Los científicos del organismo estatal informaron que las temperaturas de la superficie del mar en el Pacífico ecuatorial central y oriental ya han entrado formalmente en un estado de El Niño.
De acuerdo con sus proyecciones de modelos climáticos, estas anomalías térmicas se consolidarán como un fenómeno de intensidad moderada o superior a lo largo del verano y el otoño boreales, acumulando la energía térmica necesaria para manifestarse con su máxima virulencia en los últimos meses del año en curso.
Un fenómeno de El Niño tiene varios patrones que van desde precipitaciones y temperaturas en todo el sudeste asiático y la cuenca del Pacífico. Para China, el mayor consumidor mundial de materias primas agrícolas y energía, esto se traduce en una amenaza directa a su seguridad alimentaria y a la estabilidad de sus precios internos.
En las regiones del sur y del centro de China, El Niño suele asociarse con lluvias torrenciales e inundaciones que pueden devastar los cultivos de arroz de finales de temporada y complicar la logística de almacenamiento.
En otras regiones productoras del norte, el fenómeno amenaza con desatar sequías prolongadas que mermarían los rendimientos de las cosechas de maíz y soja. Una reducción en la producción doméstica forzaría a Pekín a acudir de forma agresiva a los mercados internacionales para incrementar sus importaciones, un movimiento que de inmediato catapultaría los precios globales de los alimentos en las bolsas de Chicago y París, alimentando las presiones inflacionarias globales.

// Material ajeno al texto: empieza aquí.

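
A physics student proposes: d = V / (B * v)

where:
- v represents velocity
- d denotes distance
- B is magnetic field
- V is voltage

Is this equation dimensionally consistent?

Yes

v (velocity) has dimensions [L T^-1].
d (distance) has dimensions [L].
B (magnetic field) has dimensions [I^-1 M T^-2].
V (voltage) has dimensions [I^-1 L^2 M T^-3].

Left side: [L]
Right side: [L]

Both sides have the same dimensions, so the equation is dimensionally consistent.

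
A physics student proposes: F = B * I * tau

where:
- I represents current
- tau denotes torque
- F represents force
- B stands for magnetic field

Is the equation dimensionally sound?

No

I (current) has dimensions [I].
tau (torque) has dimensions [L^2 M T^-2].
F (force) has dimensions [L M T^-2].
B (magnetic field) has dimensions [I^-1 M T^-2].

Left side: [L M T^-2]
Right side: [L^2 M^2 T^-4]

The two sides have different dimensions, so the equation is NOT dimensionally consistent.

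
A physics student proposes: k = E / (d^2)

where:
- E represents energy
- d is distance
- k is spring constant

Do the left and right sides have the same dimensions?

Yes

E (energy) has dimensions [L^2 M T^-2].
d (distance) has dimensions [L].
k (spring constant) has dimensions [M T^-2].

Left side: [M T^-2]
Right side: [M T^-2]

Both sides have the same dimensions, so the equation is dimensionally consistent.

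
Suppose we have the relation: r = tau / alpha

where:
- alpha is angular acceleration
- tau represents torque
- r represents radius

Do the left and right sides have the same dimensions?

No

alpha (angular acceleration) has dimensions [T^-2].
tau (torque) has dimensions [L^2 M T^-2].
r (radius) has dimensions [L].

Left side: [L]
Right side: [L^2 M]

The two sides have different dimensions, so the equation is NOT dimensionally consistent.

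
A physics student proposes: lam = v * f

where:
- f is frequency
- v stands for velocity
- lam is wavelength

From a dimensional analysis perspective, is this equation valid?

No

f (frequency) has dimensions [T^-1].
v (velocity) has dimensions [L T^-1].
lam (wavelength) has dimensions [L].

Left side: [L]
Right side: [L T^-2]

The two sides have different dimensions, so the equation is NOT dimensionally consistent.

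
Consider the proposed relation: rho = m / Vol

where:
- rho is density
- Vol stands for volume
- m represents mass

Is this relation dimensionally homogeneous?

Yes

rho (density) has dimensions [L^-3 M].
Vol (volume) has dimensions [L^3].
m (mass) has dimensions [M].

Left side: [L^-3 M]
Right side: [L^-3 M]

Both sides have the same dimensions, so the equation is dimensionally consistent.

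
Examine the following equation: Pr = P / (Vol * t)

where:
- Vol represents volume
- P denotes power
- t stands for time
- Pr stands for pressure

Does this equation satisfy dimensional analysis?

No

Vol (volume) has dimensions [L^3].
P (power) has dimensions [L^2 M T^-3].
t (time) has dimensions [T].
Pr (pressure) has dimensions [L^-1 M T^-2].

Left side: [L^-1 M T^-2]
Right side: [L^-1 M T^-4]

The two sides have different dimensions, so the equation is NOT dimensionally consistent.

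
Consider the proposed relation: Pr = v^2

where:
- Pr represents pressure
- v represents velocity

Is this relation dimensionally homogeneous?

No

Pr (pressure) has dimensions [L^-1 M T^-2].
v (velocity) has dimensions [L T^-1].

Left side: [L^-1 M T^-2]
Right side: [L^2 T^-2]

The two sides have different dimensions, so the equation is NOT dimensionally consistent.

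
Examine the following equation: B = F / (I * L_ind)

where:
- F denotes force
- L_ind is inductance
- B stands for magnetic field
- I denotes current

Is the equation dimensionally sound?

No

F (force) has dimensions [L M T^-2].
L_ind (inductance) has dimensions [I^-2 L^2 M T^-2].
B (magnetic field) has dimensions [I^-1 M T^-2].
I (current) has dimensions [I].

Left side: [I^-1 M T^-2]
Right side: [I L^-1]

The two sides have different dimensions, so the equation is NOT dimensionally consistent.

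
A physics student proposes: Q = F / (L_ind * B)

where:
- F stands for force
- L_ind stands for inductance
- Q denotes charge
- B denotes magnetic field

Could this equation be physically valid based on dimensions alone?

No

F (force) has dimensions [L M T^-2].
L_ind (inductance) has dimensions [I^-2 L^2 M T^-2].
Q (charge) has dimensions [I T].
B (magnetic field) has dimensions [I^-1 M T^-2].

Left side: [I T]
Right side: [I^3 L^-1 M^-1 T^2]

The two sides have different dimensions, so the equation is NOT dimensionally consistent.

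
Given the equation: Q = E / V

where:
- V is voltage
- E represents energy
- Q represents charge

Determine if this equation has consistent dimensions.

Yes

V (voltage) has dimensions [I^-1 L^2 M T^-3].
E (energy) has dimensions [L^2 M T^-2].
Q (charge) has dimensions [I T].

Left side: [I T]
Right side: [I T]

Both sides have the same dimensions, so the equation is dimensionally consistent.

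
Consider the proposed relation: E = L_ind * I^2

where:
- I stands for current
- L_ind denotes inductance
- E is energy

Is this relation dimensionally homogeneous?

Yes

I (current) has dimensions [I].
L_ind (inductance) has dimensions [I^-2 L^2 M T^-2].
E (energy) has dimensions [L^2 M T^-2].

Left side: [L^2 M T^-2]
Right side: [L^2 M T^-2]

Both sides have the same dimensions, so the equation is dimensionally consistent.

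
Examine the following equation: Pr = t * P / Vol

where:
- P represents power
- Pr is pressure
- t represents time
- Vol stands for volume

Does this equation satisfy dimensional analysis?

Yes

P (power) has dimensions [L^2 M T^-3].
Pr (pressure) has dimensions [L^-1 M T^-2].
t (time) has dimensions [T].
Vol (volume) has dimensions [L^3].

Left side: [L^-1 M T^-2]
Right side: [L^-1 M T^-2]

Both sides have the same dimensions, so the equation is dimensionally consistent.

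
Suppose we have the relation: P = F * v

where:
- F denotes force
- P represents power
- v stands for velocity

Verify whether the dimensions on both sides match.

Yes

F (force) has dimensions [L M T^-2].
P (power) has dimensions [L^2 M T^-3].
v (velocity) has dimensions [L T^-1].

Left side: [L^2 M T^-3]
Right side: [L^2 M T^-3]

Both sides have the same dimensions, so the equation is dimensionally consistent.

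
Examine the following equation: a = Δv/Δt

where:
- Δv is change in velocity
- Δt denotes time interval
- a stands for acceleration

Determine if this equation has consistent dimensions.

Yes

Δv (change in velocity) has dimensions [L T^-1].
Δt (time interval) has dimensions [T].
a (acceleration) has dimensions [L T^-2].

Left side: [L T^-2]
Right side: [L T^-2]

Both sides have the same dimensions, so the equation is dimensionally consistent.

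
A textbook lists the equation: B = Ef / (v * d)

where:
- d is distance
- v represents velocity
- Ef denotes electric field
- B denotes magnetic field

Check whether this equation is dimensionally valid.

No

d (distance) has dimensions [L].
v (velocity) has dimensions [L T^-1].
Ef (electric field) has dimensions [I^-1 L M T^-3].
B (magnetic field) has dimensions [I^-1 M T^-2].

Left side: [I^-1 M T^-2]
Right side: [I^-1 L^-1 M T^-2]

The two sides have different dimensions, so the equation is NOT dimensionally consistent.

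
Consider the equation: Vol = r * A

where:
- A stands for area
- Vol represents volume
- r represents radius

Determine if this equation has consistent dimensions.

Yes

A (area) has dimensions [L^2].
Vol (volume) has dimensions [L^3].
r (radius) has dimensions [L].

Left side: [L^3]
Right side: [L^3]

Both sides have the same dimensions, so the equation is dimensionally consistent.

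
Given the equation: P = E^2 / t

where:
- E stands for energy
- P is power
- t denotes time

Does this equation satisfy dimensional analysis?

No

E (energy) has dimensions [L^2 M T^-2].
P (power) has dimensions [L^2 M T^-3].
t (time) has dimensions [T].

Left side: [L^2 M T^-3]
Right side: [L^4 M^2 T^-5]

The two sides have different dimensions, so the equation is NOT dimensionally consistent.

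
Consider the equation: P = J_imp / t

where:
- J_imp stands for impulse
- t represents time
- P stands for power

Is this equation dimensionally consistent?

No

J_imp (impulse) has dimensions [L M T^-1].
t (time) has dimensions [T].
P (power) has dimensions [L^2 M T^-3].

Left side: [L^2 M T^-3]
Right side: [L M T^-2]

The two sides have different dimensions, so the equation is NOT dimensionally consistent.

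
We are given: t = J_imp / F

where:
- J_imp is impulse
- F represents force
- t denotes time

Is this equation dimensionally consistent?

Yes

J_imp (impulse) has dimensions [L M T^-1].
F (force) has dimensions [L M T^-2].
t (time) has dimensions [T].

Left side: [T]
Right side: [T]

Both sides have the same dimensions, so the equation is dimensionally consistent.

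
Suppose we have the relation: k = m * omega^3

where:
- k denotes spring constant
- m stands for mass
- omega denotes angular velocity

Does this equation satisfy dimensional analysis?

No

k (spring constant) has dimensions [M T^-2].
m (mass) has dimensions [M].
omega (angular velocity) has dimensions [T^-1].

Left side: [M T^-2]
Right side: [M T^-3]

The two sides have different dimensions, so the equation is NOT dimensionally consistent.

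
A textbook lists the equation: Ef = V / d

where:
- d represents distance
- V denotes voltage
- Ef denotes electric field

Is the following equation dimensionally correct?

Yes

d (distance) has dimensions [L].
V (voltage) has dimensions [I^-1 L^2 M T^-3].
Ef (electric field) has dimensions [I^-1 L M T^-3].

Left side: [I^-1 L M T^-3]
Right side: [I^-1 L M T^-3]

Both sides have the same dimensions, so the equation is dimensionally consistent.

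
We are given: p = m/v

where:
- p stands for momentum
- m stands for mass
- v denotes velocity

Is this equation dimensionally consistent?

No

p (momentum) has dimensions [L M T^-1].
m (mass) has dimensions [M].
v (velocity) has dimensions [L T^-1].

Left side: [L M T^-1]
Right side: [L^-1 M T]

The two sides have different dimensions, so the equation is NOT dimensionally consistent.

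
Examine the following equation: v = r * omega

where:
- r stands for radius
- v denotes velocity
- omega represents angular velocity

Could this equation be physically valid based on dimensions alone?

Yes

r (radius) has dimensions [L].
v (velocity) has dimensions [L T^-1].
omega (angular velocity) has dimensions [T^-1].

Left side: [L T^-1]
Right side: [L T^-1]

Both sides have the same dimensions, so the equation is dimensionally consistent.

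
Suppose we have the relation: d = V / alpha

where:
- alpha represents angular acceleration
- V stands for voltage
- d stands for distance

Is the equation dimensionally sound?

No

alpha (angular acceleration) has dimensions [T^-2].
V (voltage) has dimensions [I^-1 L^2 M T^-3].
d (distance) has dimensions [L].

Left side: [L]
Right side: [I^-1 L^2 M T^-1]

The two sides have different dimensions, so the equation is NOT dimensionally consistent.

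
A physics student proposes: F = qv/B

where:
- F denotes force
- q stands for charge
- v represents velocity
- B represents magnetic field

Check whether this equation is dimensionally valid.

No

F (force) has dimensions [L M T^-2].
q (charge) has dimensions [I T].
v (velocity) has dimensions [L T^-1].
B (magnetic field) has dimensions [I^-1 M T^-2].

Left side: [L M T^-2]
Right side: [I^2 L M^-1 T^2]

The two sides have different dimensions, so the equation is NOT dimensionally consistent.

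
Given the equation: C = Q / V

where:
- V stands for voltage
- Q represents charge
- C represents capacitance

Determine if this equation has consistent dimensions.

Yes

V (voltage) has dimensions [I^-1 L^2 M T^-3].
Q (charge) has dimensions [I T].
C (capacitance) has dimensions [I^2 L^-2 M^-1 T^4].

Left side: [I^2 L^-2 M^-1 T^4]
Right side: [I^2 L^-2 M^-1 T^4]

Both sides have the same dimensions, so the equation is dimensionally consistent.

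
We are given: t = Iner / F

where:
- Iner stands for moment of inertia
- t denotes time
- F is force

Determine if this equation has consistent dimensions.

No

Iner (moment of inertia) has dimensions [L^2 M].
t (time) has dimensions [T].
F (force) has dimensions [L M T^-2].

Left side: [T]
Right side: [L T^2]

The two sides have different dimensions, so the equation is NOT dimensionally consistent.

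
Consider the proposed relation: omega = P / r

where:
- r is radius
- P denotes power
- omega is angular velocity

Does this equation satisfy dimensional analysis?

No

r (radius) has dimensions [L].
P (power) has dimensions [L^2 M T^-3].
omega (angular velocity) has dimensions [T^-1].

Left side: [T^-1]
Right side: [L M T^-3]

The two sides have different dimensions, so the equation is NOT dimensionally consistent.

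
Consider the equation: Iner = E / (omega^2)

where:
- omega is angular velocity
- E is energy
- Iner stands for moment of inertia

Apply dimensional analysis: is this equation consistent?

Yes

omega (angular velocity) has dimensions [T^-1].
E (energy) has dimensions [L^2 M T^-2].
Iner (moment of inertia) has dimensions [L^2 M].

Left side: [L^2 M]
Right side: [L^2 M]

Both sides have the same dimensions, so the equation is dimensionally consistent.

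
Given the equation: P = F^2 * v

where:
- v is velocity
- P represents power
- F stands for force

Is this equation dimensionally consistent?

No

v (velocity) has dimensions [L T^-1].
P (power) has dimensions [L^2 M T^-3].
F (force) has dimensions [L M T^-2].

Left side: [L^2 M T^-3]
Right side: [L^3 M^2 T^-5]

The two sides have different dimensions, so the equation is NOT dimensionally consistent.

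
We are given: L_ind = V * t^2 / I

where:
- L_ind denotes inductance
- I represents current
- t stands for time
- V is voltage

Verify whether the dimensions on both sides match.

No

L_ind (inductance) has dimensions [I^-2 L^2 M T^-2].
I (current) has dimensions [I].
t (time) has dimensions [T].
V (voltage) has dimensions [I^-1 L^2 M T^-3].

Left side: [I^-2 L^2 M T^-2]
Right side: [I^-2 L^2 M T^-1]

The two sides have different dimensions, so the equation is NOT dimensionally consistent.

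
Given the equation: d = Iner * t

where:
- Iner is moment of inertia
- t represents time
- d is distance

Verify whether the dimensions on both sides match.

No

Iner (moment of inertia) has dimensions [L^2 M].
t (time) has dimensions [T].
d (distance) has dimensions [L].

Left side: [L]
Right side: [L^2 M T]

The two sides have different dimensions, so the equation is NOT dimensionally consistent.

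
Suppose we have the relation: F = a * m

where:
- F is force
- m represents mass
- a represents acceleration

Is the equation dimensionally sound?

Yes

F (force) has dimensions [L M T^-2].
m (mass) has dimensions [M].
a (acceleration) has dimensions [L T^-2].

Left side: [L M T^-2]
Right side: [L M T^-2]

Both sides have the same dimensions, so the equation is dimensionally consistent.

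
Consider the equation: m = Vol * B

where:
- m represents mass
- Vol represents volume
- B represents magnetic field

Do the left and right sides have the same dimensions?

No

m (mass) has dimensions [M].
Vol (volume) has dimensions [L^3].
B (magnetic field) has dimensions [I^-1 M T^-2].

Left side: [M]
Right side: [I^-1 L^3 M T^-2]

The two sides have different dimensions, so the equation is NOT dimensionally consistent.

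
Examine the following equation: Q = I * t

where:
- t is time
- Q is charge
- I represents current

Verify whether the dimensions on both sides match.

Yes

t (time) has dimensions [T].
Q (charge) has dimensions [I T].
I (current) has dimensions [I].

Left side: [I T]
Right side: [I T]

Both sides have the same dimensions, so the equation is dimensionally consistent.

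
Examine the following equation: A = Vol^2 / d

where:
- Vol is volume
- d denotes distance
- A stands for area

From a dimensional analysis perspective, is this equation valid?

No

Vol (volume) has dimensions [L^3].
d (distance) has dimensions [L].
A (area) has dimensions [L^2].

Left side: [L^2]
Right side: [L^5]

The two sides have different dimensions, so the equation is NOT dimensionally consistent.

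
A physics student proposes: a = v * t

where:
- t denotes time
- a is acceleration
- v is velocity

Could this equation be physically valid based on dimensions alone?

No

t (time) has dimensions [T].
a (acceleration) has dimensions [L T^-2].
v (velocity) has dimensions [L T^-1].

Left side: [L T^-2]
Right side: [L]

The two sides have different dimensions, so the equation is NOT dimensionally consistent.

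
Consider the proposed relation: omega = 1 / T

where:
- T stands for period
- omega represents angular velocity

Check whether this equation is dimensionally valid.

Yes

T (period) has dimensions [T].
omega (angular velocity) has dimensions [T^-1].

Left side: [T^-1]
Right side: [T^-1]

Both sides have the same dimensions, so the equation is dimensionally consistent.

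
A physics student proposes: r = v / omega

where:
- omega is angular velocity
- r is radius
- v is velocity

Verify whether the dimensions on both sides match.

Yes

omega (angular velocity) has dimensions [T^-1].
r (radius) has dimensions [L].
v (velocity) has dimensions [L T^-1].

Left side: [L]
Right side: [L]

Both sides have the same dimensions, so the equation is dimensionally consistent.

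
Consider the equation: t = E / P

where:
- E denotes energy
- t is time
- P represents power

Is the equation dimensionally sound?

Yes

E (energy) has dimensions [L^2 M T^-2].
t (time) has dimensions [T].
P (power) has dimensions [L^2 M T^-3].

Left side: [T]
Right side: [T]

Both sides have the same dimensions, so the equation is dimensionally consistent.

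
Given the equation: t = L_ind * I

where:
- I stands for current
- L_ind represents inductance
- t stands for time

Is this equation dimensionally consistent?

No

I (current) has dimensions [I].
L_ind (inductance) has dimensions [I^-2 L^2 M T^-2].
t (time) has dimensions [T].

Left side: [T]
Right side: [I^-1 L^2 M T^-2]

The two sides have different dimensions, so the equation is NOT dimensionally consistent.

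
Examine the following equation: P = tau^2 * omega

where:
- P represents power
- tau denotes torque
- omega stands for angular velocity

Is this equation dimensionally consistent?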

Un invierno crudo incrementará de manera vertical la demanda de carbón, gas natural licuado y electricidad para calefacción en las principales metrópolis industriales de China, Japón y Corea del Sur.
En un mercado energético internacional que ya navega por aguas de volatilidad estructural debido a las tensiones geopolíticas en Oriente Medio, un aumento repentino de la demanda asiática pondría bajo severa presión los inventarios globales antes de la llegada de la primavera.
El gobierno central desplegará agresivos estímulos crediticios para reanimar el consumo doméstico y combatir los riesgos deflacionarios en el sector industrial, un repunte en los costes de la energía y los alimentos básicos podría erosionar el poder adquisitivo de los hogares y distorsionar los canales de transmisión de la política monetaria.
A medida que las temperaturas del Pacífico avancen hacia ese pico proyectado para el otoño e invierno, la resiliencia de las infraestructuras de almacenamiento de grano y las reservas estratégicas de combustibles de China serán puestas a prueba.
Los mercados financieros internacionales observarán con cautela la evolución de estas anomalías marítimas, sabiendo que del rigor de las proyecciones de Pekín dependerá el precio de la cesta de la compra y de la energía en medio mundo de cara al cierre del ejercicio económico.